Sorti en salles en 1965, “Le Bourreau” conte le malheureux destin de Jose Luis, contraint de devenir bourreau, comme son beau-père, pour garder un toit à sa famille. Luis Garcia Berlanga, le réalisateur, offre ici un questionnement sur les valeurs morales de l’homme.
Un plan fixe d’une trentaine de secondes, pour résumer toute une œuvre. Un homme qui hurle est traîné de force par des agents de la Guardia Civil d’un bout à l’autre d’une pièce. Cet homme est Jose Luis Rodriguez, jeune espagnol tombé amoureux de la fille d’un bourreau. Croquemort de formation, il se trouve obligé de prendre la suite de son beau-père Amadeo, pour garder l’appartement dans lequel loge sa famille. Sa plus grande appréhension : que vienne l’heure de sa première exécution. C’est vers cette dernière que les policiers espagnols l’escortent, sur fond de musique grandiloquente. Une scène absurde empreinte d’un humour des plus noirs, où le personnage principal se comporte comme un condamné, mort de peur d’exercer son devoir.
Dans cette grinçante comédie d’une heure et demi, Luis Garcia Berlanga offre un profond questionnement sur la morale humaine à travers le choix cornélien qui se dresse devant son personnage. Un dilemme qui rappelle la vie du réalisateur, républicain convaincu, contraint de combattre aux côtés de l’Allemagne nazie pour sauver son père, condamné à mort par le régime franquiste.

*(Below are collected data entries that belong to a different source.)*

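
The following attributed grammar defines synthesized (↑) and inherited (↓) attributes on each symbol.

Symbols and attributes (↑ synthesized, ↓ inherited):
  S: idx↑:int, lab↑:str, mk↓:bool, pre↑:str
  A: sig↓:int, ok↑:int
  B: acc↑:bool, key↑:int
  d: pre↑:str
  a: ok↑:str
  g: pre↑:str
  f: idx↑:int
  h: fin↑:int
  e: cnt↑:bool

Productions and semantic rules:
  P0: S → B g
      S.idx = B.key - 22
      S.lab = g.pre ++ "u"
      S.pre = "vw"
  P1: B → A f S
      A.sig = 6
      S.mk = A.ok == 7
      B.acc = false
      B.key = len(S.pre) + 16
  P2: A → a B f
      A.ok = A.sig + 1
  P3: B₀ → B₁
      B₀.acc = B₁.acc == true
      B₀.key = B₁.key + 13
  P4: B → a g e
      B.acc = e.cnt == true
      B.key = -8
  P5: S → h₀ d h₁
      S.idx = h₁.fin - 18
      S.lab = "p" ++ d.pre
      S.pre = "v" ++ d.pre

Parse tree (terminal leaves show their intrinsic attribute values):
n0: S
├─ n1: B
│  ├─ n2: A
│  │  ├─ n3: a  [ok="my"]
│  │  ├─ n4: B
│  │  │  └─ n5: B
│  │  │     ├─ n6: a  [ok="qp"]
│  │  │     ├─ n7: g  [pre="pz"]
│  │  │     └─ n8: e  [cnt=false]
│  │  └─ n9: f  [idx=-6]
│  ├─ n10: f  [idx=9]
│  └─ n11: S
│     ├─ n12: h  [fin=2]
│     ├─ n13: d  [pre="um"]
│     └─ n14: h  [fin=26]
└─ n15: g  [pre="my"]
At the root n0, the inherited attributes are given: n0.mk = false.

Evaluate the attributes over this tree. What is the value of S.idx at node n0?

1. n0.mk = false  [given at root]
2. n2.sig = 6  [6]
3. n3.ok = "my"  [terminal]
4. n6.ok = "qp"  [terminal]
5. n7.pre = "pz"  [terminal]
6. n8.cnt = false  [terminal]
7. n5.acc = false  [e.cnt == true]
8. n5.key = -8  [-8]
9. n4.acc = false  [B₁.acc == true]
10. n4.key = 5  [B₁.key + 13]
11. n9.idx = -6  [terminal]
12. n2.ok = 7  [A.sig + 1]
13. n10.idx = 9  [terminal]
14. n11.mk = true  [A.ok == 7]
15. n12.fin = 2  [terminal]
16. n13.pre = "um"  [terminal]
17. n14.fin = 26  [terminal]
18. n11.idx = 8  [h₁.fin - 18]
19. n11.lab = "pum"  ["p" ++ d.pre]
20. n11.pre = "vum"  ["v" ++ d.pre]
21. n1.acc = false  [false]
22. n1.key = 19  [len(S.pre) + 16]
23. n15.pre = "my"  [terminal]
24. n0.idx = -3  [B.key - 22]
25. n0.lab = "myu"  [g.pre ++ "u"]
26. n0.pre = "vw"  ["vw"]

-3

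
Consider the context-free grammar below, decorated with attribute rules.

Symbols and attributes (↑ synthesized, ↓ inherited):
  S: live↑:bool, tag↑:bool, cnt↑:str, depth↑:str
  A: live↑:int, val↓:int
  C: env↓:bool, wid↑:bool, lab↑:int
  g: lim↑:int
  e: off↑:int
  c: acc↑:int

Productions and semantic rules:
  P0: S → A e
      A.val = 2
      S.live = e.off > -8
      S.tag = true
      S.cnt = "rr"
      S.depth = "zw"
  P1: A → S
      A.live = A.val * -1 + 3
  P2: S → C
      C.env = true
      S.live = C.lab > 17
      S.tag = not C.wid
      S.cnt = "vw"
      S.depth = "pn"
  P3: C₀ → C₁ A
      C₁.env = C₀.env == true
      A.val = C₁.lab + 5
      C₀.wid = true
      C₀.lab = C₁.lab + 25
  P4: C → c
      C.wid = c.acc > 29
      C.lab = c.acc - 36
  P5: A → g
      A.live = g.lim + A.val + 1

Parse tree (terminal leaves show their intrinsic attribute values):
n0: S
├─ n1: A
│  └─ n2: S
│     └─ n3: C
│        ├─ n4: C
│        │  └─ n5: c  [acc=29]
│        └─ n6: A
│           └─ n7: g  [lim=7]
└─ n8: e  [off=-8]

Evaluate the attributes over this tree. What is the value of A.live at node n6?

6

1. n1.val = 2  [2]
2. n3.env = true  [true]
3. n4.env = true  [C₀.env == true]
4. n5.acc = 29  [terminal]
5. n4.wid = false  [c.acc > 29]
6. n4.lab = -7  [c.acc - 36]
7. n6.val = -2  [C₁.lab + 5]
8. n7.lim = 7  [terminal]
9. n6.live = 6  [g.lim + A.val + 1]
10. n3.wid = true  [true]
11. n3.lab = 18  [C₁.lab + 25]
12. n2.live = true  [C.lab > 17]
13. n2.tag = false  [not C.wid]
14. n2.cnt = "vw"  ["vw"]
15. n2.depth = "pn"  ["pn"]
16. n1.live = 1  [A.val * -1 + 3]
17. n8.off = -8  [terminal]
18. n0.live = false  [e.off > -8]
19. n0.tag = true  [true]
20. n0.cnt = "rr"  ["rr"]
21. n0.depth = "zw"  ["zw"]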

Usant, comme à son habitude, d’une ironie à peine dissimulée dans des dialogues emplis de finesse, Garcia Berlanga cherche les limites de l’éthique de son personnage. Jusqu’où son malheureux héros serait prêt à aller pour subvenir aux besoins de sa famille ? A plusieurs reprises, Jose Luis apparait résigné, obligé d’accomplir son macabre devoir et préserver ses proches de la rue. Pourtant, tiraillé par les doutes et la peur, il n’hésite pas à tout faire valser, et assure qu’il préfère perdre son habitat plutôt que d’être contraint à châtier, offrant des scènes d’hésitation loufoques. Mais ces doutes ne laissent entrevoir aucune empathie du protagoniste, seulement une peur presque égoïste d’être rejeté de la société et érigé en monstre, comme le fut Amadeo auparavant.

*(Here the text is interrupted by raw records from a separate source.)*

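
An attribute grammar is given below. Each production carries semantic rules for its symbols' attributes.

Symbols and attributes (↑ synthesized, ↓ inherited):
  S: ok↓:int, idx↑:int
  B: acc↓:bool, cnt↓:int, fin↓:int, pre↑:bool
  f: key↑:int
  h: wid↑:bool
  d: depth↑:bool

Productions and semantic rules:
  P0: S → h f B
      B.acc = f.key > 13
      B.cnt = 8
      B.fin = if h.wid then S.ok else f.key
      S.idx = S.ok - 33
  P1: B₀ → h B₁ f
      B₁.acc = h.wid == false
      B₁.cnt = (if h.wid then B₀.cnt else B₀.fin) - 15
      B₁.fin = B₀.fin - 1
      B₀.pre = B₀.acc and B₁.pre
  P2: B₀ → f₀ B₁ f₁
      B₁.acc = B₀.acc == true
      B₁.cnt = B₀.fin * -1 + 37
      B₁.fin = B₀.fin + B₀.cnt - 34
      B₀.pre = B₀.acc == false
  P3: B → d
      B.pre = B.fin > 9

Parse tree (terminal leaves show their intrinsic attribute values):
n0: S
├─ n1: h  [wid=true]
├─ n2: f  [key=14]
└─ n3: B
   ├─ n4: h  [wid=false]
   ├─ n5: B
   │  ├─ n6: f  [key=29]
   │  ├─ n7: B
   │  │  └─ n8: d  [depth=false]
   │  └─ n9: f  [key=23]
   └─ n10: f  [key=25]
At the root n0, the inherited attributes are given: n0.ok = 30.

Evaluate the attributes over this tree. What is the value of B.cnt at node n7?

1. n0.ok = 30  [given at root]
2. n1.wid = true  [terminal]
3. n2.key = 14  [terminal]
4. n3.acc = true  [f.key > 13]
5. n3.cnt = 8  [8]
6. n3.fin = 30  [if h.wid then S.ok else f.key]
7. n4.wid = false  [terminal]
8. n5.acc = true  [h.wid == false]
9. n5.cnt = 15  [(if h.wid then B₀.cnt else B₀.fin) - 15]
10. n5.fin = 29  [B₀.fin - 1]
11. n6.key = 29  [terminal]
12. n7.acc = true  [B₀.acc == true]
13. n7.cnt = 8  [B₀.fin * -1 + 37]
14. n7.fin = 10  [B₀.fin + B₀.cnt - 34]
15. n8.depth = false  [terminal]
16. n7.pre = true  [B.fin > 9]
17. n9.key = 23  [terminal]
18. n5.pre = false  [B₀.acc == false]
19. n10.key = 25  [terminal]
20. n3.pre = false  [B₀.acc and B₁.pre]
21. n0.idx = -3  [S.ok - 33]

8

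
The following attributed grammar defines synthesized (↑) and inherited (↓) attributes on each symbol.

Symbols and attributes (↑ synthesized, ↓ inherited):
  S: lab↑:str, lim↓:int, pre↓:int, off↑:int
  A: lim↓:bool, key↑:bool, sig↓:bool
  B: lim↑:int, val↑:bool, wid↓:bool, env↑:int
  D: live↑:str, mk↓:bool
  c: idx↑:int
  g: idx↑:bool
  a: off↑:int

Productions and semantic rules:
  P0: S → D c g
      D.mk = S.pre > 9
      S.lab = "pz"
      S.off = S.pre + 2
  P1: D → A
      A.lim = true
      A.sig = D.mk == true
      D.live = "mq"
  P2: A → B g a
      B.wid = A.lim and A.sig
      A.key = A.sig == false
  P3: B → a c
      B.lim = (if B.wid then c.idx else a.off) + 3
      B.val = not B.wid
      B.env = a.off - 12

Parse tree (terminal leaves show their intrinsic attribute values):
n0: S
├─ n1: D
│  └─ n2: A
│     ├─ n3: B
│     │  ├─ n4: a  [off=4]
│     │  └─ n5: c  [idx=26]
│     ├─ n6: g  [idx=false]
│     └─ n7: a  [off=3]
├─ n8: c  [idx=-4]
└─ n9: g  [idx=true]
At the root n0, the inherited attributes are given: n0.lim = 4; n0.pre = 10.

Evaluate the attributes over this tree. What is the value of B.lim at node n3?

1. n0.lim = 4  [given at root]
2. n0.pre = 10  [given at root]
3. n1.mk = true  [S.pre > 9]
4. n2.lim = true  [true]
5. n2.sig = true  [D.mk == true]
6. n3.wid = true  [A.lim and A.sig]
7. n4.off = 4  [terminal]
8. n5.idx = 26  [terminal]
9. n3.lim = 29  [(if B.wid then c.idx else a.off) + 3]
10. n3.val = false  [not B.wid]
11. n3.env = -8  [a.off - 12]
12. n6.idx = false  [terminal]
13. n7.off = 3  [terminal]
14. n2.key = false  [A.sig == false]
15. n1.live = "mq"  ["mq"]
16. n8.idx = -4  [terminal]
17. n9.idx = true  [terminal]
18. n0.lab = "pz"  ["pz"]
19. n0.off = 12  [S.pre + 2]

29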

Ce questionnement des valeurs humaines résonne avec des débats encore très actuels. Car en plus d’analyser le dilemme de José Luis en sa qualité d’homme, il remet en question son rôle de mari, de père protecteur sur qui le sort de sa famille repose. Soixante-dix ans avant la remise en question du modèle patriarcal, de l’homme subvenant aux besoins de sa famille et portant la charge de son équilibre, Garcia Berlanga met en avant l’absurdité d’imposer des rôles familiaux pré-établis.
A travers cette double critique, le réalisateur souligne, avec cynisme, le non-sens de cette Espagne franquiste des années 60, abrutie par les rapports de force et asservie aux ordres d’une bourgeoisie toute-puissante. Tout le monde somme le jeune bourreau de se concentrer sur son travail sans faire de vagues. La justice d’Etat doit prévaloir sur tout le reste.
Pierre Berho
Le Bourreau, Luis Garcia Berlanga, 1h30, 1965.